I’m reading The Perfect Summer by Juliet Nicholson again this year and it’s even better the second time, especially as it is about the summer of 1911, exactly 100 years ago.
There were riots in August but they were because the dockers and the jam-makers were not paid a subsistence wage despite working ten hours a day, not because they were all on benefits but didn’t have flat screen TVs and the latest trainers. Royalty was becoming popular again as a new generation was stepping out of the mausoleum inhabited by the grandparents and side-stepping the adultery of the parents. It was a time of economic difficulty and the shadow of conflict was always present but there was a sense of making the best of what you have.

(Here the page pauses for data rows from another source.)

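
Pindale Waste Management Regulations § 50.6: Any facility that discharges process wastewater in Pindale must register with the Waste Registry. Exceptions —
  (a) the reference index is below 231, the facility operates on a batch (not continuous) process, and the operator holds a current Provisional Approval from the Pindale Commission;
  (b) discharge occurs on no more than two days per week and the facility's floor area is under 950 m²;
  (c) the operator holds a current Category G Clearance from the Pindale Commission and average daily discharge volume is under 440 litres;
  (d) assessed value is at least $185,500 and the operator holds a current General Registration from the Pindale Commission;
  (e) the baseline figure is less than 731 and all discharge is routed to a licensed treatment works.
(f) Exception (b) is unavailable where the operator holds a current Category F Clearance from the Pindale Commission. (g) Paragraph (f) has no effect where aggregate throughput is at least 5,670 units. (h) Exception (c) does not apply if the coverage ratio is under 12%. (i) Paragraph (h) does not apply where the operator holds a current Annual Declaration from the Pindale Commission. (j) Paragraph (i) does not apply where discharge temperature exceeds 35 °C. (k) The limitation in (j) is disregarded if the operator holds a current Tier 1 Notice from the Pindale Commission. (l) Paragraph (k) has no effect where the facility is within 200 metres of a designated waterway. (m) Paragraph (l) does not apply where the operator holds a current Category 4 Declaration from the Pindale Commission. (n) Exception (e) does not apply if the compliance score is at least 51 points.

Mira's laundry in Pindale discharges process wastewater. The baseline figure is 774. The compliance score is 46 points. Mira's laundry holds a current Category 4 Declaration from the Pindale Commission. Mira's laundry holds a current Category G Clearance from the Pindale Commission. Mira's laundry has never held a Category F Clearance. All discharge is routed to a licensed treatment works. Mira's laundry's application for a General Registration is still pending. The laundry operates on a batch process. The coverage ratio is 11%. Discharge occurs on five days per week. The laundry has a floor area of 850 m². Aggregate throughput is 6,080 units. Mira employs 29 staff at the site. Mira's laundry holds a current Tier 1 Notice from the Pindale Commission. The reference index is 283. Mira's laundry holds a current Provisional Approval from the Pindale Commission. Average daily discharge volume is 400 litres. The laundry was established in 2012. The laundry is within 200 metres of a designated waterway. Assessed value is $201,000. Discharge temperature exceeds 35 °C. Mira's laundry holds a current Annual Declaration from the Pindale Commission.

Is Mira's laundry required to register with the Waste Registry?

Exception (a) does not apply: the reference index is 283, not below 231.
Exception (b) does not apply: discharge occurs on five days per week.
Exception (c)'s conditions are all satisfied: a current Category G Clearance is held; average daily discharge volume is 400 litres, under the 440 litres limit. Considering the limiting provisions: (h) would limit (c) — the coverage ratio is 11%, under the 12% limit — but (i) sets (h) aside: (i) operates against (h): a current Annual Declaration is held. (j) would limit (i) — discharge temperature exceeds 35 °C — but (k) sets (j) aside: (k) applies — a current Tier 1 Notice is held. (l) would limit (k) — the laundry is within 200 m of a designated waterway — but (m) sets (l) aside: (m) operates — a current Category 4 Declaration is held. So (c) applies.
Exception (d) does not apply: the General Registration is not current.
Exception (e) fails — the baseline figure is 774, not less than 731.

No — exception (c) applies; Mira's laundry is not required to register with the Waste Registry.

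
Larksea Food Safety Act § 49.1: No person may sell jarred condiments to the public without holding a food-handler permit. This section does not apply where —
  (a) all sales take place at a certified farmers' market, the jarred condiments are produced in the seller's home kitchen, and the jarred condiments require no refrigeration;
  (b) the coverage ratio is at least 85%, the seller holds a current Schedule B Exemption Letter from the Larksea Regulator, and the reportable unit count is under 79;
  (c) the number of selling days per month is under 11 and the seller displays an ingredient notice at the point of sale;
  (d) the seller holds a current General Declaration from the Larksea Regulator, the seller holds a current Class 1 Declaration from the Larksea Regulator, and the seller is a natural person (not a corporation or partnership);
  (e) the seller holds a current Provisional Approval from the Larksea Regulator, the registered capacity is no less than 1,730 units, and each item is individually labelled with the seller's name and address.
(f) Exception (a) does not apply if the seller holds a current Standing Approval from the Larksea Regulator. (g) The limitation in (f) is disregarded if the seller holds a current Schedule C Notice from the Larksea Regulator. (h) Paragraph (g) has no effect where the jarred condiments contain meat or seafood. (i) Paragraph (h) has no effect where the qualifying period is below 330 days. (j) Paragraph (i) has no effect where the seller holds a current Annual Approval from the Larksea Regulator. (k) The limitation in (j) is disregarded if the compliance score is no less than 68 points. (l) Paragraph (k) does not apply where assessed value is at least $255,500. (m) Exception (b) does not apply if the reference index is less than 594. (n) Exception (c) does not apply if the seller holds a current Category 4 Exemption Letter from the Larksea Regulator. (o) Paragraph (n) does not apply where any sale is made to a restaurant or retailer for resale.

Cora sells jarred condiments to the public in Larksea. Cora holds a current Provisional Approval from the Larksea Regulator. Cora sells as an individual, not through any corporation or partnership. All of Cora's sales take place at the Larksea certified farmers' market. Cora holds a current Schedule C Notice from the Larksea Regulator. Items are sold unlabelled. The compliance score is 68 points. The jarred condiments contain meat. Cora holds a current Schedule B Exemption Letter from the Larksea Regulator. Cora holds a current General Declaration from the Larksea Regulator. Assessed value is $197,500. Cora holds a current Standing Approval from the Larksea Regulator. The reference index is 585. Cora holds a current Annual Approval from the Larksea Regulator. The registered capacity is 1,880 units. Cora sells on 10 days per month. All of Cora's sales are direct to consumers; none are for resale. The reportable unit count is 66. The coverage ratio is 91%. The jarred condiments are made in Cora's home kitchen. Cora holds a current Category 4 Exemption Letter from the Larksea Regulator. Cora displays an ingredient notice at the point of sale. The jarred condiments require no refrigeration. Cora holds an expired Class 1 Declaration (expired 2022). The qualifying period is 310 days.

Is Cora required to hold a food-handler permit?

No — exception (a) applies; Cora is not required to hold a food-handler permit.

Exception (a): all sales are at a certified farmers' market; the jarred condiments are home-kitchen produced; the jarred condiments are shelf-stable — every condition holds. As to paragraphs (f)–(l): (f) would limit (a) — a current Standing Approval is held — but (g) sets (f) aside: (g) applies — a current Schedule C Notice is held. (h) applies (the jarred condiments contain meat), but is displaced by (i): (i) is engaged — the qualifying period is 310 days, below the 330 days limit. (j) applies (a current Annual Approval is held), but is set aside by (k): (k) operates against (j): the compliance score is 68 points, meeting the 68 points threshold. (l) does not operate here (assessed value is $197,500, short of $255,500), so (k) stands. Exception (a) stands.
Exception (b) is satisfied on its face — the coverage ratio is 91%, meeting the 85% threshold; a current Schedule B Exemption Letter is held; the reportable unit count is 66, under the 79 limit. Turning to paragraph (m): (m) operates — the reference index is 585, less than the 594 limit. So (b) is unavailable.
Exception (c): the number of selling days per month is 10, under the 11 limit; an ingredient notice is displayed — every condition holds. Turning to paragraphs (n)–(o): (n) operates — a current Category 4 Exemption Letter is held. (o), which would lift (n), is not engaged — no sales are for resale. Exception (c) does not apply.
Exception (d) does not apply: the Class 1 Declaration is not current.
Exception (e) requires that each item is individually labelled with the seller's name and address; but items are sold unlabelled, so (e) is unavailable.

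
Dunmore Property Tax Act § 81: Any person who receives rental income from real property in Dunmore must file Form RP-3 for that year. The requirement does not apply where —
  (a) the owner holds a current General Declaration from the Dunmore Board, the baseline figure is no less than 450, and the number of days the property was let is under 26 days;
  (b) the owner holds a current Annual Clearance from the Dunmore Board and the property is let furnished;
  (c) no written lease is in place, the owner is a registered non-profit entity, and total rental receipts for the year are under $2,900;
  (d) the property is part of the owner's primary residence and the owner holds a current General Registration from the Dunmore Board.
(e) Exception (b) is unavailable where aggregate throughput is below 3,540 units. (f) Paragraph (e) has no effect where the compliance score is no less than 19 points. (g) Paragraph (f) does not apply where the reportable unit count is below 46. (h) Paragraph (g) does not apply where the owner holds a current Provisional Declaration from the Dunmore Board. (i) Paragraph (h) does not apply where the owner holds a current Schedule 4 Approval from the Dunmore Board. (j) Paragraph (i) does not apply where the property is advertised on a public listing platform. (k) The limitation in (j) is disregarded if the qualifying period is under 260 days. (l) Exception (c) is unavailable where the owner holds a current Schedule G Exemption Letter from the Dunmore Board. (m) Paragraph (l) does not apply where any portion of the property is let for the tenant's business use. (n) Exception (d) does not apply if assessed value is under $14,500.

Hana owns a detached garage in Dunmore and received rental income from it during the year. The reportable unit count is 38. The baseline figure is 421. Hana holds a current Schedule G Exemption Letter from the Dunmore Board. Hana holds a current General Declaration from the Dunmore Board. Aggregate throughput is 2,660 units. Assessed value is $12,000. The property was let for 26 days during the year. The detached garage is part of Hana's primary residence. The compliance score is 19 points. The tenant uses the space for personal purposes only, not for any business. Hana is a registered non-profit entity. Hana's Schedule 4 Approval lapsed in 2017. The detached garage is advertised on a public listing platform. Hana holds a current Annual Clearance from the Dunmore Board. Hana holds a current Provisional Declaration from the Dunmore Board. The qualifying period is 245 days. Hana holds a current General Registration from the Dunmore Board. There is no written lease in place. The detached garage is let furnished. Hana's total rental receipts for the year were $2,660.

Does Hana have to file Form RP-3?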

The weather was news; each week a new record was broken, whether it be the hottest, the driest or the wettest. Rebellion meant wearing black to a ball but that, in its day, was shocking. We need a lot more than that to shock us these days. This book is, therefore, a touch of nostalgia but also a reminder of the things we have lost.
I remember thinking that 1988 was a perfect summer. It was hot. I felt that I could change the world because I had just read my first book of Rupert Brooke poetry. I thought 2006 was; we were in Greece and I sat by a random pool and read biographies of Marilyn Monroe, Nick Cave and Cass Elliot. Actually I think this is pretty much a perfect summer, too.